We also regularly use our x-ray machine, ultrasound machine and blood machines to figure out what is wrong with animals and then how to fix them!
Currently, you are an animal advocate and on CBBS’s The Real Pets Factor. Tell us more about that.
Being on TV was never a career goal for me but I am really grateful to have had the chance! I have been blogging and using social media as a vet for a long time and the profile I built meant the TV company approached me to see if I wanted to be involved.
There was an audition process to go through that took a while, they looked at a lot of people! But eventually, they chose five of us and my name was on the list!
My passion in vet med is communication and helping pet owners to understand our world and what we do. So being able to highlight that on a TV show aimed at children has been an amazing privilege.
The show is on Children’s BBC and follows me and four other vets as we diagnose and treat animals. The cameras come into the consult rooms with the clients and then into the operation theatre, or x-ray room, or wherever we go.

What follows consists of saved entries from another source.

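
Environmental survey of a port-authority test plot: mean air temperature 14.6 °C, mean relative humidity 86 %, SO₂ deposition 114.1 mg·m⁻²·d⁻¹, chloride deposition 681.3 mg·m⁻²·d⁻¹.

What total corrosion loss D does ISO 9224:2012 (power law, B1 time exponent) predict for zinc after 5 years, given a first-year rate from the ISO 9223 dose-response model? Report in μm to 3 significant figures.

D(5) = 32.8 μm

zinc: temperature factor f = -0.071·(4.6) = -0.3266
  Pd branch = 0.0129·Pd^0.44·e^(0.046·RH+f) = 3.909 μm/a
  Cl⁻ term: 0.0175·681.3^0.57·exp(0.008·86+0.085·14.6) = 4.964
  sum: 3.909 + 4.964 → r_corr = 8.872 μm/a
ISO 9224: D(t) = r_corr · t^b with b = 0.813 (zinc, B1)
  D(5) = 8.872 × 5^0.813 = 8.872 × 3.701 = 32.83 μm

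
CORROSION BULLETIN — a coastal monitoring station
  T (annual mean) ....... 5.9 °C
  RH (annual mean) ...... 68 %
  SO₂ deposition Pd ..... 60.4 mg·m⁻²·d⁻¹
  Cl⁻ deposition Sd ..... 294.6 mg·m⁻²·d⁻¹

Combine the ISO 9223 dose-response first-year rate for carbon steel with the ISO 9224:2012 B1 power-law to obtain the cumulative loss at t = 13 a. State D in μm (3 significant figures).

carbon steel: T≤10 °C ⇒ hinge +0.150·(5.9−10) = -0.6150
  Pd branch = 1.77·Pd^0.52·e^(0.02·RH+f) = 31.45 μm/a
  Cl⁻ term: 0.102·294.6^0.62·exp(0.033·68+0.04·5.9) = 41.36
  sum: 31.45 + 41.36 → r_corr = 72.81 μm/a
ISO 9224: D(t) = r_corr · t^b with b = 0.523 (carbon steel, B1)
  D(13) = 72.81 × 13^0.523 = 72.81 × 3.825 = 278.5 μm

D(13) = 278 μm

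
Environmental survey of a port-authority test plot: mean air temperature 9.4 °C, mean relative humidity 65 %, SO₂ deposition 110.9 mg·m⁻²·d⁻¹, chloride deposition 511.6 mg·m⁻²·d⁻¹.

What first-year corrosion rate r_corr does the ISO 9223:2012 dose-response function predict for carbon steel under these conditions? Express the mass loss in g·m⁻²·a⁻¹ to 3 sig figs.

r_corr = 1.02e+03 g·m⁻²·a⁻¹

carbon steel: T≤10 °C ⇒ hinge +0.150·(9.4−10) = -0.0900
  Pd branch = 1.77·Pd^0.52·e^(0.02·RH+f) = 68.68 μm/a
  Cl⁻ term: 0.102·511.6^0.62·exp(0.033·65+0.04·9.4) = 60.67
  r_corr = 68.68 + 60.67 = 129.4 μm/a
Convert to mass loss: 129.4 μm/a × 7.85 g/cm³ = 1015 g·m⁻²·a⁻¹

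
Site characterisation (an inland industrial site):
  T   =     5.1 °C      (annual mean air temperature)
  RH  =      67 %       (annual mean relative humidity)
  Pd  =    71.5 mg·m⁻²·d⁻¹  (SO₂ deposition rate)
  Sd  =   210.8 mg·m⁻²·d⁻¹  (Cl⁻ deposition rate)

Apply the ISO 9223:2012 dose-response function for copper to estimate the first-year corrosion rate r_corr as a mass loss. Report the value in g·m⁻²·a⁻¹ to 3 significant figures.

r_corr = 9.63 g·m⁻²·a⁻¹

copper: temperature factor f = +0.126·(-4.9) = -0.6174
  SO₂ term: 0.0053·71.5^0.26·exp(0.059·67-0.6174) = 0.4519
  Sd branch = 0.01025·Sd^0.27·e^(0.036·RH+0.049·T) = 0.6226 μm/a
  sum: 0.4519 + 0.6226 → r_corr = 1.074 μm/a
Convert to mass loss: 1.074 μm/a × 8.96 g/cm³ = 9.627 g·m⁻²·a⁻¹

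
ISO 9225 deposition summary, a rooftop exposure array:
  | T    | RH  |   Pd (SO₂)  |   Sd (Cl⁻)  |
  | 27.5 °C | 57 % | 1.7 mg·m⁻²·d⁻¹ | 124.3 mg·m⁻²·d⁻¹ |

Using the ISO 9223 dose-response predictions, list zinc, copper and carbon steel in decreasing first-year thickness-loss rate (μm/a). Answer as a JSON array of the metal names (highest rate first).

["carbon steel", "zinc", "copper"]

zinc: temperature factor f = -0.071·(17.5) = -1.2425
  sulphur-dioxide contribution → 0.06473 μm/a
  chloride contribution → 4.468 μm/a
  total first-year rate 4.532 μm/a
copper: f(T) = -0.080·(T−10) [T>10 °C] = -1.4000
  sulphur-dioxide contribution → 0.04332 μm/a
  chloride contribution → 1.129 μm/a
  total first-year rate 1.172 μm/a
carbon steel: T>10 °C ⇒ hinge -0.054·(27.5−10) = -0.9450
  sulphur-dioxide contribution → 2.835 μm/a
  chloride contribution → 39.98 μm/a
  total first-year rate 42.81 μm/a
Ordering by μm/a: carbon steel (42.8) > zinc (4.53) > copper (1.17)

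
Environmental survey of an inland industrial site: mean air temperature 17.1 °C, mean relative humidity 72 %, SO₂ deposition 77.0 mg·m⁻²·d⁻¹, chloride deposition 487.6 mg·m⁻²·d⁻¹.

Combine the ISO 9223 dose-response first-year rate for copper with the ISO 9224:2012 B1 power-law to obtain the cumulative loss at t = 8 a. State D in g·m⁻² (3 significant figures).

D(8) = 83.7 g·m⁻²

copper: temperature factor f = -0.080·(7.1) = -0.5680
  sulphur-dioxide contribution → 0.6501 μm/a
  chloride contribution → 1.683 μm/a
  ⇒ r_corr(copper) = 2.333 μm/a
ISO 9224: D(t) = r_corr · t^b with b = 0.667 (copper, B1)
  D(8) = 2.333 × 8^0.667 = 2.333 × 4.003 = 9.339 μm
  Mass loss = 9.339 μm × 8.96 g/cm³ = 83.68 g·m⁻²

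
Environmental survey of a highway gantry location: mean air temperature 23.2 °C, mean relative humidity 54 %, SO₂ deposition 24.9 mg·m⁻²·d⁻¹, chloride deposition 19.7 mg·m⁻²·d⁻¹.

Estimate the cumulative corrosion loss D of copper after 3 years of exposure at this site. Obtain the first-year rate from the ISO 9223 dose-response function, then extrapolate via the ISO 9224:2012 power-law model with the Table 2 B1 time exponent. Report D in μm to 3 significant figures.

D(3) = 1.25 μm

copper: temperature factor f = -0.080·(13.2) = -1.0560
  Pd branch = 0.0053·Pd^0.26·e^(0.059·RH+f) = 0.1029 μm/a
  Sd branch = 0.01025·Sd^0.27·e^(0.036·RH+0.049·T) = 0.4991 μm/a
  sum: 0.1029 + 0.4991 → r_corr = 0.602 μm/a
Long-term exponent b (ISO 9224 Table 2, B1) = 0.667
  D(3) = 0.602 × 3^0.667 = 0.602 × 2.081 = 1.253 μm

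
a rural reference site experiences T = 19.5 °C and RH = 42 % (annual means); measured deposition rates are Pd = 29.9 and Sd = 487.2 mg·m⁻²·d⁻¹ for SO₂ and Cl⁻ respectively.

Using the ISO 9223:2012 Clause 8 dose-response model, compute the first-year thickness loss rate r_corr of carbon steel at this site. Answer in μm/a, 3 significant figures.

carbon steel: T>10 °C ⇒ hinge -0.054·(19.5−10) = -0.5130
  Pd branch = 1.77·Pd^0.52·e^(0.02·RH+f) = 14.37 μm/a
  Cl⁻ term: 0.102·487.2^0.62·exp(0.033·42+0.04·19.5) = 41.27
  sum: 14.37 + 41.27 → r_corr = 55.64 μm/a

r_corr = 55.6 μm/a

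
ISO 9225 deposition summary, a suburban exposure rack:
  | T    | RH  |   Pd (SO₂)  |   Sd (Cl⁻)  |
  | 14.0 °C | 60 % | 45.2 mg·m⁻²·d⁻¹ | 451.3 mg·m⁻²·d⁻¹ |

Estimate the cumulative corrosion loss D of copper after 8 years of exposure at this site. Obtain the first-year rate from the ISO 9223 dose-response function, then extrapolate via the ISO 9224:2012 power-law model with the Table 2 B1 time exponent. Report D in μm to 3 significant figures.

D(8) = 5.11 μm

copper: f(T) = -0.080·(T−10) [T>10 °C] = -0.3200
  Pd branch = 0.0053·Pd^0.26·e^(0.059·RH+f) = 0.3573 μm/a
  Sd branch = 0.01025·Sd^0.27·e^(0.036·RH+0.049·T) = 0.9192 μm/a
  r_corr = 0.3573 + 0.9192 = 1.277 μm/a
Long-term exponent b (ISO 9224 Table 2, B1) = 0.667
  D(8) = 1.277 × 8^0.667 = 1.277 × 4.003 = 5.11 μm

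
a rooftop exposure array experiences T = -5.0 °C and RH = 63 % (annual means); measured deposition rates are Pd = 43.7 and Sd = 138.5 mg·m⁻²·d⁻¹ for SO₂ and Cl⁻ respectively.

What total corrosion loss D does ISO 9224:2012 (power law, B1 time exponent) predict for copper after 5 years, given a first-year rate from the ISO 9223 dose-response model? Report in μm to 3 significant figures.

D(5) = 1.12 μm

copper: T≤10 °C ⇒ hinge +0.126·(-5.0−10) = -1.8900
  SO₂ term: 0.0053·43.7^0.26·exp(0.059·63-1.8900) = 0.08795
  Sd branch = 0.01025·Sd^0.27·e^(0.036·RH+0.049·T) = 0.2934 μm/a
  sum: 0.08795 + 0.2934 → r_corr = 0.3814 μm/a
ISO 9224: D(t) = r_corr · t^b with b = 0.667 (copper, B1)
  D(5) = 0.3814 × 5^0.667 = 0.3814 × 2.926 = 1.116 μm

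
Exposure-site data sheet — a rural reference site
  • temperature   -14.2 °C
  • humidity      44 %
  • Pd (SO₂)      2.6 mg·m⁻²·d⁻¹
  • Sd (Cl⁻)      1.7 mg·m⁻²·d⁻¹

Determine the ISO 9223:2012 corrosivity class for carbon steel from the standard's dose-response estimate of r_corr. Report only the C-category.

carbon steel: temperature factor f = +0.150·(-24.2) = -3.6300
  SO₂ term: 1.77·2.6^0.52·exp(0.02·44-3.6300) = 0.186
  Cl⁻ term: 0.102·1.7^0.62·exp(0.033·44+0.04·-14.2) = 0.3431
  r_corr = 0.186 + 0.3431 = 0.5291 μm/a
ISO 9223 Table 2 (carbon steel): 0 < 0.529 ≤ 1.3 μm/a ⇒ C1

C1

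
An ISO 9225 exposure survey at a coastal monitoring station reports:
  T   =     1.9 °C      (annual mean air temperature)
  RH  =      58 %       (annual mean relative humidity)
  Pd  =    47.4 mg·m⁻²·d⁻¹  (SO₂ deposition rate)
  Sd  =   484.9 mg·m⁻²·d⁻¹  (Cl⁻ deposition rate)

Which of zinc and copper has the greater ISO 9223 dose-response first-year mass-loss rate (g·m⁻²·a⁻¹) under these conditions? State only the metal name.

zinc

zinc: temperature factor f = +0.038·(-8.1) = -0.3078
  sulphur-dioxide contribution → 0.7464 μm/a
  chloride contribution → 1.11 μm/a
  total first-year rate 1.857 μm/a
  mass loss = 1.857 μm/a × 7.14 g/cm³ = 13.26 g·m⁻²·a⁻¹
copper: temperature factor f = +0.126·(-8.1) = -1.0206
  sulphur-dioxide contribution → 0.1595 μm/a
  chloride contribution → 0.482 μm/a
  ⇒ r_corr(copper) = 0.6416 μm/a
  mass loss = 0.6416 μm/a × 8.96 g/cm³ = 5.749 g·m⁻²·a⁻¹
Ordering by g·m⁻²·a⁻¹: zinc (13.3) > copper (5.75)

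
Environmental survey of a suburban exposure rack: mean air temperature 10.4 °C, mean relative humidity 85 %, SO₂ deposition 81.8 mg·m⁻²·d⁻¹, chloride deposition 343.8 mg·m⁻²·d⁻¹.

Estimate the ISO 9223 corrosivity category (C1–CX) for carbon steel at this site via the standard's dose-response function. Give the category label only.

carbon steel: f(T) = -0.054·(T−10) [T>10 °C] = -0.0216
  sulphur-dioxide contribution → 93.65 μm/a
  chloride contribution → 95.49 μm/a
  total first-year rate 189.1 μm/a
189 μm/a falls in (80, 200] for carbon steel → category C5

C5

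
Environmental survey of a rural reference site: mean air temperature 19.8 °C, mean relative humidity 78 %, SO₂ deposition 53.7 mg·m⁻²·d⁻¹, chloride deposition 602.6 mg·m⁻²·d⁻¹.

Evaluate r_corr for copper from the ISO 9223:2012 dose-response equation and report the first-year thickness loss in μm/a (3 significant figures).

copper: temperature factor f = -0.080·(9.8) = -0.7840
  sulphur-dioxide contribution → 0.6795 μm/a
  chloride contribution → 2.525 μm/a
  ⇒ r_corr(copper) = 3.204 μm/a

r_corr = 3.20 μm/a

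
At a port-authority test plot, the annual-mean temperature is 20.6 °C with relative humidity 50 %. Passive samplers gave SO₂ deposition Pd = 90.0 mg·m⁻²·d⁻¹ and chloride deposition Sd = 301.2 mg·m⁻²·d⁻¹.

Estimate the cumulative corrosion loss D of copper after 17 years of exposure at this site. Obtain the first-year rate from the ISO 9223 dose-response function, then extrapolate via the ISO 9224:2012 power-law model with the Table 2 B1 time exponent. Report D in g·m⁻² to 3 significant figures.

copper: temperature factor f = -0.080·(10.6) = -0.8480
  Pd branch = 0.0053·Pd^0.26·e^(0.059·RH+f) = 0.1397 μm/a
  Sd branch = 0.01025·Sd^0.27·e^(0.036·RH+0.049·T) = 0.7946 μm/a
  r_corr = 0.1397 + 0.7946 = 0.9343 μm/a
Long-term exponent b (ISO 9224 Table 2, B1) = 0.667
  D(17) = 0.9343 × 17^0.667 = 0.9343 × 6.618 = 6.183 μm
  Mass loss = 6.183 μm × 8.96 g/cm³ = 55.4 g·m⁻²

D(17) = 55.4 g·m⁻²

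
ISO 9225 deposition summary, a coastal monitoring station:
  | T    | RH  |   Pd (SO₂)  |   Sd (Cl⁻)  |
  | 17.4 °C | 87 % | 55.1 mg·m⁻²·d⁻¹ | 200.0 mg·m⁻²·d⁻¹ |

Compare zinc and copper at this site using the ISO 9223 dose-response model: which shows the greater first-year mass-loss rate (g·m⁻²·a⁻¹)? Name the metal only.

zinc: f(T) = -0.071·(T−10) [T>10 °C] = -0.5254
  sulphur-dioxide contribution → 2.435 μm/a
  chloride contribution → 3.157 μm/a
  ⇒ r_corr(zinc) = 5.592 μm/a
  mass loss = 5.592 μm/a × 7.14 g/cm³ = 39.93 g·m⁻²·a⁻¹
copper: f(T) = -0.080·(T−10) [T>10 °C] = -0.5920
  sulphur-dioxide contribution → 1.41 μm/a
  chloride contribution → 2.304 μm/a
  ⇒ r_corr(copper) = 3.714 μm/a
  mass loss = 3.714 μm/a × 8.96 g/cm³ = 33.27 g·m⁻²·a⁻¹
Ordering by g·m⁻²·a⁻¹: zinc (39.9) > copper (33.3)

zinc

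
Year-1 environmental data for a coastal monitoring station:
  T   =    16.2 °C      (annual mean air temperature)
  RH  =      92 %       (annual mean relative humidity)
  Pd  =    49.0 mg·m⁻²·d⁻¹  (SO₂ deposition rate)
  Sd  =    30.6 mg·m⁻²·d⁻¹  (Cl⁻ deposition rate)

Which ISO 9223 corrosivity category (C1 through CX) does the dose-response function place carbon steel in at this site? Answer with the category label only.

carbon steel: T>10 °C ⇒ hinge -0.054·(16.2−10) = -0.3348
  Pd branch = 1.77·Pd^0.52·e^(0.02·RH+f) = 60.34 μm/a
  Cl⁻ term: 0.102·30.6^0.62·exp(0.033·92+0.04·16.2) = 33.86
  sum: 60.34 + 33.86 → r_corr = 94.2 μm/a
94.2 μm/a falls in (80, 200] for carbon steel → category C5

C5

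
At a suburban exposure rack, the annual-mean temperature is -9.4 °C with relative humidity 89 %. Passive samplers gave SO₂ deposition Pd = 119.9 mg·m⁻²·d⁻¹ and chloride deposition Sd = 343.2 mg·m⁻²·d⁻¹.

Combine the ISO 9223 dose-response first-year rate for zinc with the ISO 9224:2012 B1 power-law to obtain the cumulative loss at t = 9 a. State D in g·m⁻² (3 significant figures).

D(9) = 149 g·m⁻²

zinc: f(T) = +0.038·(T−10) [T≤10 °C] = -0.7372
  SO₂ term: 0.0129·119.9^0.44·exp(0.046·89-0.7372) = 3.042
  Cl⁻ term: 0.0175·343.2^0.57·exp(0.008·89+0.085·-9.4) = 0.4472
  r_corr = 3.042 + 0.4472 = 3.489 μm/a
Power-law: D(9) = r_corr · 9^0.813
  D(9) = 3.489 × 9^0.813 = 3.489 × 5.968 = 20.82 μm
  Mass loss = 20.82 μm × 7.14 g/cm³ = 148.7 g·m⁻²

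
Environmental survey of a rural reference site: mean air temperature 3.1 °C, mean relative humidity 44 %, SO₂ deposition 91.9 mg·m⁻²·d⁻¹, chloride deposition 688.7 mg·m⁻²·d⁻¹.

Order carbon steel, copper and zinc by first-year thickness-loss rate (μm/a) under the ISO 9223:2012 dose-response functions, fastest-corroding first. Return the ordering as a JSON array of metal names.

["carbon steel", "zinc", "copper"]

carbon steel: f(T) = +0.150·(T−10) [T≤10 °C] = -1.0350
  Pd branch = 1.77·Pd^0.52·e^(0.02·RH+f) = 15.91 μm/a
  Sd branch = 0.102·Sd^0.62·e^(0.033·RH+0.04·T) = 28.35 μm/a
  sum: 15.91 + 28.35 → r_corr = 44.26 μm/a
copper: T≤10 °C ⇒ hinge +0.126·(3.1−10) = -0.8694
  Pd branch = 0.0053·Pd^0.26·e^(0.059·RH+f) = 0.09651 μm/a
  Sd branch = 0.01025·Sd^0.27·e^(0.036·RH+0.049·T) = 0.3395 μm/a
  sum: 0.09651 + 0.3395 → r_corr = 0.436 μm/a
zinc: temperature factor f = +0.038·(-6.9) = -0.2622
  Pd branch = 0.0129·Pd^0.44·e^(0.046·RH+f) = 0.549 μm/a
  Sd branch = 0.0175·Sd^0.57·e^(0.008·RH+0.085·T) = 1.343 μm/a
  sum: 0.549 + 1.343 → r_corr = 1.892 μm/a
Ordering by μm/a: carbon steel (44.3) > zinc (1.89) > copper (0.436)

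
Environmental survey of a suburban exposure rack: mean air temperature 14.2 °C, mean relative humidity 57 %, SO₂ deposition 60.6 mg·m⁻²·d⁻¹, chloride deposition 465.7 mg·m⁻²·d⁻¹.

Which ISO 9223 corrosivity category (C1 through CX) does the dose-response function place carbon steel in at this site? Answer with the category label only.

C5

carbon steel: f(T) = -0.054·(T−10) [T>10 °C] = -0.2268
  SO₂ term: 1.77·60.6^0.52·exp(0.02·57-0.2268) = 37.28
  Sd branch = 0.102·Sd^0.62·e^(0.033·RH+0.04·T) = 53.26 μm/a
  sum: 37.28 + 53.26 → r_corr = 90.54 μm/a
ISO 9223 Table 2 (carbon steel): 80 < 90.5 ≤ 200 μm/a ⇒ C5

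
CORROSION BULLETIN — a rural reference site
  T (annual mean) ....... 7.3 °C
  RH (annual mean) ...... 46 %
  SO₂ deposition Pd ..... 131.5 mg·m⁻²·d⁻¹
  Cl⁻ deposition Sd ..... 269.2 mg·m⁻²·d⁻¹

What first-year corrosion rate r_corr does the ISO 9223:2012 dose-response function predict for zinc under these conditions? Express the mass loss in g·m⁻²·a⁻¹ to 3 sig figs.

zinc: T≤10 °C ⇒ hinge +0.038·(7.3−10) = -0.1026
  Pd branch = 0.0129·Pd^0.44·e^(0.046·RH+f) = 0.8267 μm/a
  Cl⁻ term: 0.0175·269.2^0.57·exp(0.008·46+0.085·7.3) = 1.142
  sum: 0.8267 + 1.142 → r_corr = 1.968 μm/a
Convert to mass loss: 1.968 μm/a × 7.14 g/cm³ = 14.05 g·m⁻²·a⁻¹

r_corr = 14.1 g·m⁻²·a⁻¹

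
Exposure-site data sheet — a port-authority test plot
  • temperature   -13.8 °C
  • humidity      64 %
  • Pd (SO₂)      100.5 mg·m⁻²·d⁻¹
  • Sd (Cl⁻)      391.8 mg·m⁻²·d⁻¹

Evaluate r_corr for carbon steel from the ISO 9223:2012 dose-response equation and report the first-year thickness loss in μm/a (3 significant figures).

carbon steel: T≤10 °C ⇒ hinge +0.150·(-13.8−10) = -3.5700
  SO₂ term: 1.77·100.5^0.52·exp(0.02·64-3.5700) = 1.97
  Cl⁻ term: 0.102·391.8^0.62·exp(0.033·64+0.04·-13.8) = 19.67
  r_corr = 1.97 + 19.67 = 21.64 μm/a

r_corr = 21.6 μm/a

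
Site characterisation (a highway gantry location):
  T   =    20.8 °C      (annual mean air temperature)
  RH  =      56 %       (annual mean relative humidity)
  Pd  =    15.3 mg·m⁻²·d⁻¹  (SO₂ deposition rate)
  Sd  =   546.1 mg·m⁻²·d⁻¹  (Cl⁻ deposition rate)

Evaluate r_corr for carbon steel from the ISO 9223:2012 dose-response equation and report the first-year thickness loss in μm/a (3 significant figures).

r_corr = 86.6 μm/a

carbon steel: temperature factor f = -0.054·(10.8) = -0.5832
  sulphur-dioxide contribution → 12.51 μm/a
  chloride contribution → 74.07 μm/a
  ⇒ r_corr(carbon steel) = 86.57 μm/a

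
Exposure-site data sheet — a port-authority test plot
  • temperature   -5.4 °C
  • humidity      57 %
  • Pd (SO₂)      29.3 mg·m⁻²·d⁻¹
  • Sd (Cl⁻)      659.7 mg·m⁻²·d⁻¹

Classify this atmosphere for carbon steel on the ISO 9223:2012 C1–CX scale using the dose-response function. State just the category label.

C3

carbon steel: T≤10 °C ⇒ hinge +0.150·(-5.4−10) = -2.3100
  Pd branch = 1.77·Pd^0.52·e^(0.02·RH+f) = 3.181 μm/a
  Cl⁻ term: 0.102·659.7^0.62·exp(0.033·57+0.04·-5.4) = 30.18
  r_corr = 3.181 + 30.18 = 33.36 μm/a
Category bounds: 25…50 μm/a bracket r_corr ⇒ C3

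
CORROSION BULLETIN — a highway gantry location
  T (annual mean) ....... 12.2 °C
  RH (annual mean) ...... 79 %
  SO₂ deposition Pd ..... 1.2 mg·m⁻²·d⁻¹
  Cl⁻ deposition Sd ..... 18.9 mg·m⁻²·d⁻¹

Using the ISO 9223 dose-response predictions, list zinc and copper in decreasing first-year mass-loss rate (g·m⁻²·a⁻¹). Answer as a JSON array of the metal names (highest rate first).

zinc: T>10 °C ⇒ hinge -0.071·(12.2−10) = -0.1562
  sulphur-dioxide contribution → 0.4527 μm/a
  chloride contribution → 0.496 μm/a
  total first-year rate 0.9487 μm/a
  mass loss = 0.9487 μm/a × 7.14 g/cm³ = 6.774 g·m⁻²·a⁻¹
copper: T>10 °C ⇒ hinge -0.080·(12.2−10) = -0.1760
  sulphur-dioxide contribution → 0.4928 μm/a
  chloride contribution → 0.7081 μm/a
  total first-year rate 1.201 μm/a
  mass loss = 1.201 μm/a × 8.96 g/cm³ = 10.76 g·m⁻²·a⁻¹
Ordering by g·m⁻²·a⁻¹: copper (10.8) > zinc (6.77)

["copper", "zinc"]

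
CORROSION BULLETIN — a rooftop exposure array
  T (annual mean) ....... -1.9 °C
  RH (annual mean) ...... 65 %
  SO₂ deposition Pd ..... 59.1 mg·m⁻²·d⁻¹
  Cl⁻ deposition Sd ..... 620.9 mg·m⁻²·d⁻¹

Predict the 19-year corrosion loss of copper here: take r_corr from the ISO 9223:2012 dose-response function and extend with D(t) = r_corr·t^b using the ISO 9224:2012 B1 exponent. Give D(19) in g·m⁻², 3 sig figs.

copper: f(T) = +0.126·(T−10) [T≤10 °C] = -1.4994
  Pd branch = 0.0053·Pd^0.26·e^(0.059·RH+f) = 0.1582 μm/a
  Sd branch = 0.01025·Sd^0.27·e^(0.036·RH+0.049·T) = 0.5504 μm/a
  r_corr = 0.1582 + 0.5504 = 0.7086 μm/a
Long-term exponent b (ISO 9224 Table 2, B1) = 0.667
  D(19) = 0.7086 × 19^0.667 = 0.7086 × 7.127 = 5.05 μm
  Mass loss = 5.05 μm × 8.96 g/cm³ = 45.25 g·m⁻²

D(19) = 45.3 g·m⁻²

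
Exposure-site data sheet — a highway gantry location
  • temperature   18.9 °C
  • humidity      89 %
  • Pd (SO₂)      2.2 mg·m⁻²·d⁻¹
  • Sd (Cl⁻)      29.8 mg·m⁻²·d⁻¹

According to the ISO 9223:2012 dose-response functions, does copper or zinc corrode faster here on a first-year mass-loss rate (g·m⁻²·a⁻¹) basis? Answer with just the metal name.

copper

copper: f(T) = -0.080·(T−10) [T>10 °C] = -0.7120
  SO₂ term: 0.0053·2.2^0.26·exp(0.059·89-0.7120) = 0.6089
  Cl⁻ term: 0.01025·29.8^0.27·exp(0.036·89+0.049·18.9) = 1.594
  r_corr = 0.6089 + 1.594 = 2.203 μm/a
  mass loss = 2.203 μm/a × 8.96 g/cm³ = 19.74 g·m⁻²·a⁻¹
zinc: f(T) = -0.071·(T−10) [T>10 °C] = -0.6319
  Pd branch = 0.0129·Pd^0.44·e^(0.046·RH+f) = 0.5819 μm/a
  Cl⁻ term: 0.0175·29.8^0.57·exp(0.008·89+0.085·18.9) = 1.231
  sum: 0.5819 + 1.231 → r_corr = 1.813 μm/a
  mass loss = 1.813 μm/a × 7.14 g/cm³ = 12.94 g·m⁻²·a⁻¹
Ordering by g·m⁻²·a⁻¹: copper (19.7) > zinc (12.9)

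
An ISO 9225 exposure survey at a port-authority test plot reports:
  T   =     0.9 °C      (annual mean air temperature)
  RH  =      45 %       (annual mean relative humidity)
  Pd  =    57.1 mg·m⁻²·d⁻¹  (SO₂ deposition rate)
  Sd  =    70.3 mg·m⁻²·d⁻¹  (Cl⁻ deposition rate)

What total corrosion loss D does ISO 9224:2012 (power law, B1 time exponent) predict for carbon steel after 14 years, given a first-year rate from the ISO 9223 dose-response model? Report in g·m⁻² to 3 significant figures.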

We show the journey pets go on when they come to the vets and it is a wonderful window into our working lives. They also interview the owners before and after their pets have been in, and it is great to get that perspective as well.
We have done eight series so far, the final one will be aired in the UK at Easter time. At the moment there are no plans for more because of the challenges of filming during Covid but we are hoping we might get the go-ahead to create again later this year!
What is your favorite topic about Guinea Pigs?
Oh yes, I LOVE guinea pigs! They are just so cute and such brilliant, interactive pets, especially for children but grown-ups can enjoy them as well!
Despite their popularity, I don’t see that many in practice. I think this is because they are generally pretty hardy creatures and reasonably easy to care for.
We also don’t need to give them any regular care like vaccines or deworming. However, they can develop dental issues and sometimes it is appropriate to neuter them, so I do get my guinea pig cuddles in occasionally!
At the moment I don’t own any myself but we have plans to build a run this spring and fill it with piggies – I cannot wait!